Introduction: Colorectal cancer (CRC) is the third most common cancer in the world with high mortality, hence, understanding the molecular mechanisms involved in the tumor progression are important for CRC diagnosis and treatment. MicroRNAs (miRNAs) are key gene expression regulators that can function as tumor suppressors or oncogenes in tumor cells, and modulate angiogenesis as a critical process in tumor metastasis. MiR-1290 has been demonstrated as an onco-miRNA in various types of cancer, however, the role of miR-1290 in CRC is not fully understood. This study aimed to investigate the oncogenic and angiogenic potential of miR-1290 in CRC.
Methods: Lenti-miR-1290 was transduced into HCT116, SW480, and human umbilical vein endothelial cells (HUVECs). By bioinformatics analysis, we identified thrombospondin 1 (THBS1) as a novel predicted target for miR-1290. Quantitative real-time PCR, western blotting, and luciferase reporter assay were used to demonstrate suppression of miR-1290 target genes including THBS1, Dickkopf Wnt signaling pathway inhibitor 3 (DKK3), and suppressor of cancer cell invasion (SCAI) in HCT116 and HUVECs. Cell cycle analysis, proliferation, migration and, tube formation were determined by flow cytometry, MTT, wound healing, and tube formation assays, respectively.

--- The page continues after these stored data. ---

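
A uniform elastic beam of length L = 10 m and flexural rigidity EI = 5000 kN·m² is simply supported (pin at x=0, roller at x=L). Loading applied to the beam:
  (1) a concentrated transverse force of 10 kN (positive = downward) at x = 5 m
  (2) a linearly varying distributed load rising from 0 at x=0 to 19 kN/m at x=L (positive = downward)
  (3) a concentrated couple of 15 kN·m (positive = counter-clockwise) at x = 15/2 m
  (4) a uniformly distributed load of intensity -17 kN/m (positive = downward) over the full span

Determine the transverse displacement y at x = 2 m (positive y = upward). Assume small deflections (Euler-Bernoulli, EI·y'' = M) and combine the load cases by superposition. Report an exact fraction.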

Results: MiR-1290 significantly decreased the expression of THBS1, DKK3, and SCAI. We demonstrated that miR-1290 enhanced proliferation, migration, and angiogenesis partially through suppression of THBS1, DKK3, and SCAI in CRC.
Conclusion: These results suggest a novel function of miR-1290 which may contribute to tumorigenesis and angiogenesis in CRC.